Francisco de Goya, Los desastre de la guerra: "Grande hazaña! Con muertos!" (1810-1815) |
El vuelo del águila napoleónica daría el impulso definitivo a la idea de «primera guerra total». Bell no realiza un exhaustivo análisis del genio militar de Bonaparte (no es el objetivo de este libro), sino que imbrica su figura (y su pensamiento), totalmente nuevos, en la evolución de la guerra hacia grandes batallas, ejércitos que forzaron al límite el reclutamiento y la implicación total de un país en el engranaje militar. Rusia fue la tumba de la gloria napoleónica, pero Bell destaca también el desgaste de las guerrillas en España (como lo fue la insurgencia en Irak para Estados Unidos en 2003). A la postre, la dinámica de la guerra total se demostraría imposible de controlar, como el propio Napoleón comprobaría desde 1813 (si no ya desde 1808). En el siglo posterior a Waterloo, las potencias europeas dejaron la guerra total en stand-by, pero volvió a la palestra, casi como un nuevo parto, en las trincheras del norte de Francia.
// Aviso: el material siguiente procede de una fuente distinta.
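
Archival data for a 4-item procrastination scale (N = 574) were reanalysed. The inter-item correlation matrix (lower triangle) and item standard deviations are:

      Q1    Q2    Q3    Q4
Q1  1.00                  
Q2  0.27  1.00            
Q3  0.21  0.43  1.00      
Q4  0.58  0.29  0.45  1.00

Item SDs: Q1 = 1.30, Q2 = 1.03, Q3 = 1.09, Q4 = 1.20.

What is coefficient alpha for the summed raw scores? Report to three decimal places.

α = 0.702

Σσ²ᵢ = 1.30² + 1.03² + 1.09² + 1.20² = 5.3790
Covariances σ_ij = r_ij · s_i · s_j:
  σ(Q1,Q2) = 0.27 × 1.30 × 1.03 = 0.3615
  σ(Q1,Q3) = 0.21 × 1.30 × 1.09 = 0.2976
  σ(Q1,Q4) = 0.58 × 1.30 × 1.20 = 0.9048
  σ(Q2,Q3) = 0.43 × 1.03 × 1.09 = 0.4828
  σ(Q2,Q4) = 0.29 × 1.03 × 1.20 = 0.3584
  σ(Q3,Q4) = 0.45 × 1.09 × 1.20 = 0.5886
σ²_T = Σσ²ᵢ + 2·Σσ_ij = 5.3790 + 2 × 2.9937 = 11.3664
α = (4/3)·(1 − 5.3790/11.3664) = 0.702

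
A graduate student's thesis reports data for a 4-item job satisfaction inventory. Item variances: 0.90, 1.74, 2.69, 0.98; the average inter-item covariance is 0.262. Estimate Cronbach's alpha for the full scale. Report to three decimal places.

Cronbach's alpha = 0.443

Σσᵢ² = 0.90 + 1.74 + 2.69 + 0.98 = 6.31
Sum of the 6 distinct covariances = 6 × 0.262 = 1.572
σ²_total = Σσᵢ² + 2·Σcov = 6.31 + 2 × 1.572 = 9.454
α = (4/3)·(1 − 6.31/9.454) = 0.443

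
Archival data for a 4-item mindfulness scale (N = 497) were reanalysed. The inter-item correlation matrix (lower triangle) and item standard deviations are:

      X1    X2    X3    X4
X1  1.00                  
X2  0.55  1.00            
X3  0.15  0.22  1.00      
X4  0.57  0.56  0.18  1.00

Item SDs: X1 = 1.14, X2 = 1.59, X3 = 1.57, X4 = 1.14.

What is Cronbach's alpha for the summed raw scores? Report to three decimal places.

Cronbach's alpha = 0.675

Σσ²ᵢ = 1.14² + 1.59² + 1.57² + 1.14² = 7.5922
Covariances σ_ij = r_ij · s_i · s_j:
  σ(X1,X2) = 0.55 × 1.14 × 1.59 = 0.9969
  σ(X1,X3) = 0.15 × 1.14 × 1.57 = 0.2685
  σ(X1,X4) = 0.57 × 1.14 × 1.14 = 0.7408
  σ(X2,X3) = 0.22 × 1.59 × 1.57 = 0.5492
  σ(X2,X4) = 0.56 × 1.59 × 1.14 = 1.0151
  σ(X3,X4) = 0.18 × 1.57 × 1.14 = 0.3222
σ²_T = Σσ²ᵢ + 2·Σσ_ij = 7.5922 + 2 × 3.8927 = 15.3776
α = (4/3)·(1 − 7.5922/15.3776) = 0.675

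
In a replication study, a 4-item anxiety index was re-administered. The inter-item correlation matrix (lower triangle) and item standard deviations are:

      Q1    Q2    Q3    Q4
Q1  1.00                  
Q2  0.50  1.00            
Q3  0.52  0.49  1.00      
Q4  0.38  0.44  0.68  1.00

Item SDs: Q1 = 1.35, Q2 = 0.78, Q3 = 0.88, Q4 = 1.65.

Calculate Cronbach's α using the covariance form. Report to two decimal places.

Σσ²ᵢ = 1.35² + 0.78² + 0.88² + 1.65² = 5.9278
Covariances σ_ij = r_ij · s_i · s_j:
  σ(Q1,Q2) = 0.50 × 1.35 × 0.78 = 0.5265
  σ(Q1,Q3) = 0.52 × 1.35 × 0.88 = 0.6178
  σ(Q1,Q4) = 0.38 × 1.35 × 1.65 = 0.8464
  σ(Q2,Q3) = 0.49 × 0.78 × 0.88 = 0.3363
  σ(Q2,Q4) = 0.44 × 0.78 × 1.65 = 0.5663
  σ(Q3,Q4) = 0.68 × 0.88 × 1.65 = 0.9874
σ²_T = Σσ²ᵢ + 2·Σσ_ij = 5.9278 + 2 × 3.8807 = 13.6892
α = (4/3)·(1 − 5.9278/13.6892) = 0.76

α = 0.76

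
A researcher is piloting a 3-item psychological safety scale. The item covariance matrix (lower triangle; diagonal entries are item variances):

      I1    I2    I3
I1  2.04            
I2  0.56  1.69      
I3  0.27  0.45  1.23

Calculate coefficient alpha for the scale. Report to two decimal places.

coefficient alpha = 0.51

ΣVar(i) = 2.04 + 1.69 + 1.23 = 4.96
Sum of off-diagonal covariances = 1.28
total variance = 4.96 + 2 × 1.28 = 7.52
α = (k/(k−1))·(1 − ΣVar(i)/total variance) = (3/2)·(1 − 4.96/7.52) = 0.51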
Un libro de lectura clarificadora y al mismo tiempo analítica, magníficamente traducido (hay que agradecer el trabajo de Álvaro Santana Acuña en las labores de traducción, así como una introducción elaborada ex professo para esta edición) y que permite reflexionar sobre la guerra en sí misma, sobre la imagen que tuvieron sus protagonistas entre 1750 y 1815, aproximadamente, y sobre los cambios que supusieron las luces ilustradas y la ideología revolucionaria francesa.
Todas las guerras son igualmente horribles, pero cuando interviene el factor ideológico (sea político o religioso) se convierten en guerras de exterminio y sustitución. Mientras leía la reseña e iba bajando el cursor me acordaba de la Vendée y sus matanzas y al encontrarlo observo que Bell y yo coincidimos en el diagnóstico. Me pregunto qué hubiera pasado si hubiese triunfado la ocupación napoleónica y se hubiese prolongado en el tiempo: los exterminios stalinianos y nazis hubiesen tenido un insigne antecedente. Ya en España vimos un ensayo casi guernicano.